Indelible Marks (#5)
Blasted; Two part Lithograph over Monoprint, 88 x 128 cms, Unique, 2013.
This image presents the destruction of the city of Dresden, and some of the machines and forces who inflicted it. It includes the remains of the Dresden skyline after the bombing, rubble and maps of areas destroyed. It also shows the cross section of an Avro Lancaster Heavy Bomber and the controls and dashboard of a Lancaster, the aircraft used by the Royal Air Force to carry out the majority of the bombing. On the right a section of the recently erected Bomber Command Memorial in London depicting airman in battle dresses.
An RAF memo issued to airmen of Bomber Command on the night of the attack said;
‘Dresden, the seventh largest city in Germany, and not much smaller than Manchester, it is also the largest unbombed built-up area the enemy has got. In the midst of winter with refugees pouring westward and troops to be rested, roofs are at a premium, not only to give shelter to workers, refugees, and troops alike, but to house the administrative services displaced from other areas. At one time well known for its china, Dresden has developed into an industrial city of first-class importance... The intentions of the attack are to hit the enemy where he will feel it most, behind an already partially collapsed front... and incidentally to show the Russians when they arrive what Bomber Command can do’.
Dresden artist Otto Greibel’s eyewitness account as he hurried to relative safety of the Elbe;
‘Everywhere we turned, the buildings were on fire. The spark filled air was suffocating, and stung out unprotected eyes. But we could not stay here. Entire chunks of red-hot matter were flying at us. The more we moved into the network of street, the stronger the storm became, hurling burning scraps and objects through the air’.
Klemperer wrote of the morning after the bombing;
We walked slowly, for now I was carrying both bags, and my limbs hurt, along the river bank…Above us, building after building was a burnt out ruin. Down here by the river, where many people were moving along or resting on the ground, masses of the empty, rectangular cases of stick incendiary bombs stuck out of the churned up earth. At times, small and no more than a bundle of clothes, the dead were scattered across our path. …Further from the centre some people had been able to save a few things; they pushed handcarts with bedding and the like or sat on boxes and bundles. Crowds streamed unceasingly between these islands, past the corpses and smashed vehicles, up and down the Elbe, a silent, agitated procession.
As Taylor wrote;
‘The destruction of Dresden has an epically tragic quality to it. It was a wonderfully beautiful city and a symbol of baroque humanism and all that was best in Germany. It also contained all of the worst from Germany during the Nazi period. In that sense it is an absolutely exemplary tragedy for the horrors of 20th century warfare and a symbol of destruction’.
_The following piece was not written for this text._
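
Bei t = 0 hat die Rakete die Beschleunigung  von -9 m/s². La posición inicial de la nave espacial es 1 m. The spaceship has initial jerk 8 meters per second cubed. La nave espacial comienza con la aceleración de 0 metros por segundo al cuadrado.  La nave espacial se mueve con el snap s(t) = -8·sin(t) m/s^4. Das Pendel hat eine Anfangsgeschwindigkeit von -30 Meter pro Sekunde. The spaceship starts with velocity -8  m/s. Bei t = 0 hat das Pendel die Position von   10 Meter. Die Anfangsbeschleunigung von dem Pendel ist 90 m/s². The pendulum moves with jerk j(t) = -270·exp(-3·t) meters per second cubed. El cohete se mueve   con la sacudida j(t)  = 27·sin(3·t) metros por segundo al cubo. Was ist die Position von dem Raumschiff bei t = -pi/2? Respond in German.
Um dies zu lösen, müssen wir 4 Stammfunktionen unserer Gleichung für den Snap s(t) = -8·sin(t) finden. Das Integral von dem Snap, mit j(0) = 8, ergibt den Ruck: j(t) = 8·cos(t). Durch Integration von dem Ruck und Verwendung der Anfangsbedingung a(0) = 0, erhalten wir a(t) = 8·sin(t). Das Integral von der Beschleunigung ist die Geschwindigkeit. Mit v(0) = -8 erhalten wir v(t) = -8·cos(t). Die Stammfunktion von der Geschwindigkeit, mit x(0) = 1, ergibt die Position: x(t) = 1 - 8·sin(t). Mit x(t) = 1 - 8·sin(t) und Einsetzen von t = -pi/2, finden wir x = 9.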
Residual Edifices; Lithograph over Monoprint, 62 x 88 cms, Unique, 2013.
This image explores some of the largely untouched structures and locations that remain in Dresden; the intricate, almost lace-like Blaues Wunder bridge, and the quiet spaces of the old, overgrown Jewish cemetery in Pulsnitzer Strasse. The graves are depicted in the waters of the Elbe, suggesting that the waters resound as much as the city with its past.
In Dresden today, such is the level and skill of reconstruction that it can be difficult to tell apart the genuinely old and the reconstructed. However, of late, planners and architects have taken pains to differentiate and make apparent these differences, such as by leaving the old bricks uncleaned, and using plain cement next to remaining fragments.
The Blue Wonder (Blaues Wunder) is the name for the Loschwitz Bridge, a cantilever truss iron bridge which connects the districts of Blasewitz and Loschwitz. Situated two kms downriver from the Old Town, this masterpiece of 19th Century technology and much-loved symbol of the city was the only bridge left intact after the bombing.
The old Jewish cemetery, with over a thousand graves enclosed by crumbling walls and ornate locked gates, and now filled with lush vegetation, was created in 1751. Situated on Pulsnitzer Strasse it was at the time outside the city walls, as there was significant discrimination against Jews. It was closed to burial in 1869, after the dedication of the New Jewish Cemetery in Johannstadt. This was preceded by many decades of struggle for emancipation
Dresden is a city with a vast culture of commemoration and remembrance, with a focus on the iconic structures of the city, (particularly the reconstructed Frauenkirche) and the crucial dates in its history. These are not only the 13th and 14th February 1945, but also the 9th November 1989, the fall of the Berlin Wall and the peaceful ‘liberation’ of East Germany. The citizens of Dresden continue a profound debate about their status and their role as oppressors or victims.